Pope Benedict XVI stated in an interview that the question of animal treatment is a crucial one for the faithful. By any measure, what happens to farmed animals today is anti-Christian. As His Holiness explained, “Hens live so packed together that they become just caricatures of birds.” Similar abuse occurs in all the farmed-animal industries. This “degrading of living creatures,” explains His Holiness, contradicts “the relationship of mutuality that comes across in the Bible.” Father John Dear, a Jesuit Priest from New Mexico, takes our responsibility to animals a step further, stating, “For the simple reasons that all animals are creatures beloved by God and that God created them with a capacity for pain and suffering, we should adopt a vegetarian diet.”

It doesn’t take much reflection to see that the Pope and Father Dear are right: God created humans and other animals out of flesh, blood and bone. We share the same five physiological senses and the ability to feel pain. God designed us this way. God designed pigs to root around in the soil for food and play with one another. God designed chickens to make nests, lay eggs, raise their chicks and establish communities (the “pecking order”).

Yet agribusiness today denies animals the fulfillment of their most fundamental needs. Agricultural scientists “play God” by manipulating animals to grow so quickly that their hearts, lungs and limbs can’t keep up, often causing heart attacks, lung failure or crippling leg deformities within weeks of birth. Chickens are crammed into cages by the hundreds of thousands, each with less space in which to live than a standard sheet of paper. During pregnancy, pigs are stuffed into tiny metal crates so small that they can’t even turn around.

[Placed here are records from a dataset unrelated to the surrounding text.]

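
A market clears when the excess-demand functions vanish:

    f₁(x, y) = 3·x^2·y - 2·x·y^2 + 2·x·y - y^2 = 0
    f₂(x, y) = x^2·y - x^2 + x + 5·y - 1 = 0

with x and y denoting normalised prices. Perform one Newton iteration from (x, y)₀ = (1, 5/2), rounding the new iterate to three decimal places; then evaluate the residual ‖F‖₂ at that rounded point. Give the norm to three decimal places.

At (1, 5/2): F = (-6.250, 14.000).
Jacobian J = [[6·x·y - 2·y^2 + 2·y, 3·x^2 - 4·x·y + 2·x - 2·y], [2·x·y - 2·x + 1, x^2 + 5]].
At the point, J = [[7.500, -10.000], [4.000, 6.000]] (det J = 85.000).
Solving J·Δ = −F gives Δ = (-1.206, -1.529).
Then the next iterate is (x, y)₁ = (-0.206, 0.971).
Re-evaluating at (-0.206, 0.971): F = (-0.83083, 3.64777), so ‖F‖₂ = 3.741.

3.741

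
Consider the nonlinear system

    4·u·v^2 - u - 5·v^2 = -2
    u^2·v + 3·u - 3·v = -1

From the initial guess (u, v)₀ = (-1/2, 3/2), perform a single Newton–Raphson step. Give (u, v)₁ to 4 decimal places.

(5.8882, 3.3026)

At (-1/2, 3/2): F = (-13.2500, -4.6250).
Jacobian J = [[4·v^2 - 1, 8·u·v - 10·v], [2·u·v + 3, u^2 - 3]].
At the point, J = [[8.0000, -21.0000], [1.5000, -2.7500]] (det J = 9.5000).
Solving J·Δ = −F gives Δ = (6.3882, 1.8026).
Then the next iterate is (u, v)₁ = (5.8882, 3.3026).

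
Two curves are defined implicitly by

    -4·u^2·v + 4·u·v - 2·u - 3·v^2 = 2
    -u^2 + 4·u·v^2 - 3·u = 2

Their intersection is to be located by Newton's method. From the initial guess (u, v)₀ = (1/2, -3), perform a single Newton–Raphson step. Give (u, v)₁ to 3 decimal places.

(0.714, -1.241)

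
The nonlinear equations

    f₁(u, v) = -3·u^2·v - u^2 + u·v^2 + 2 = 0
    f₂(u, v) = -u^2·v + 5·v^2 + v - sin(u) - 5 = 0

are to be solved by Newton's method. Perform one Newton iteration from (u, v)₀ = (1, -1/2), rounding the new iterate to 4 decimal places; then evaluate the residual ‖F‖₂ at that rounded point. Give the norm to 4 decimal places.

206.4602

At (1, -1/2): F = (2.7500, -4.591471).
Jacobian J = [[-6·u·v - 2·u + v^2, -3·u^2 + 2·u·v], [-2·u·v - cos(u), -u^2 + 10·v + 1]].
At the point, J = [[1.2500, -4.0000], [0.459698, -5.0000]] (det J = -4.411209).
Solving J·Δ = −F gives Δ = (-7.2805, -1.5877).
Then the next iterate is (u, v)₁ = (-6.2805, -2.0877).
Re-evaluating at (-6.2805, -2.0877): F = (182.227792, 97.050730), so ‖F‖₂ = 206.4602.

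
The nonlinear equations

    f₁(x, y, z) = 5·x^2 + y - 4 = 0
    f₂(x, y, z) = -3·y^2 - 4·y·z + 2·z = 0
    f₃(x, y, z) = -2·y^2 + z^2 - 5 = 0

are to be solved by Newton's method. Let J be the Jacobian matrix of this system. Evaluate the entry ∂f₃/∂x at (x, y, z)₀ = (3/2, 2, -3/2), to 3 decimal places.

∂f₃/∂x = 0.
At (3/2, 2, -3/2) this is 0.000.

0.000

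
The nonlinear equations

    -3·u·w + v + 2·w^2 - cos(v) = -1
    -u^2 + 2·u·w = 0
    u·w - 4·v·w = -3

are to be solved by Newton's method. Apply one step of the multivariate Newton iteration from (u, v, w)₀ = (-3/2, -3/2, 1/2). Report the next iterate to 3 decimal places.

(-0.671, 1.006, 0.355)

At (-3/2, -3/2, 1/2): F = (2.17926, -3.750, 5.250).
Jacobian J = [[-3·w, sin(v) + 1, -3·u + 4·w], [-2·u + 2·w, 0, 2·u], [w, -4·w, u - 4·v]].
At the point, J = [[-1.500, 0.00251, 6.500], [4.000, 0.000, -3.000], [0.500, -2.000, 4.500]] (det J = -43.04885).
Solving J·Δ = −F gives Δ = (0.829, 2.506, -0.145).
Then the next iterate is (u, v, w)₁ = (-0.671, 1.006, 0.355).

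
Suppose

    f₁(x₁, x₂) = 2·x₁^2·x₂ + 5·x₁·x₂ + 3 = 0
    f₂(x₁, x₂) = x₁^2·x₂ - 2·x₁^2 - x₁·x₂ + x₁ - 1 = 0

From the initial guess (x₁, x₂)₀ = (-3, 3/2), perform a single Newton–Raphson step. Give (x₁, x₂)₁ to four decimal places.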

Forget rooting in the soil or laying their eggs in nests—these animals can barely move. The one natural thing they do get to experience is agony, and lots of it.

Scripture is full of calls for the faithful to be merciful, and Jesus’ message is one of love and compassion, yet there is nothing loving or compassionate about the industries that produce the farmed animals who are turned into meat. Christians have a choice: When we sit down to eat, we can support misery and violence or we can make choices that support mercy and compassion. The decision should be an easy one for us.


Bruce Friedrich is a vice president of People for the Ethical Treatment of Animals.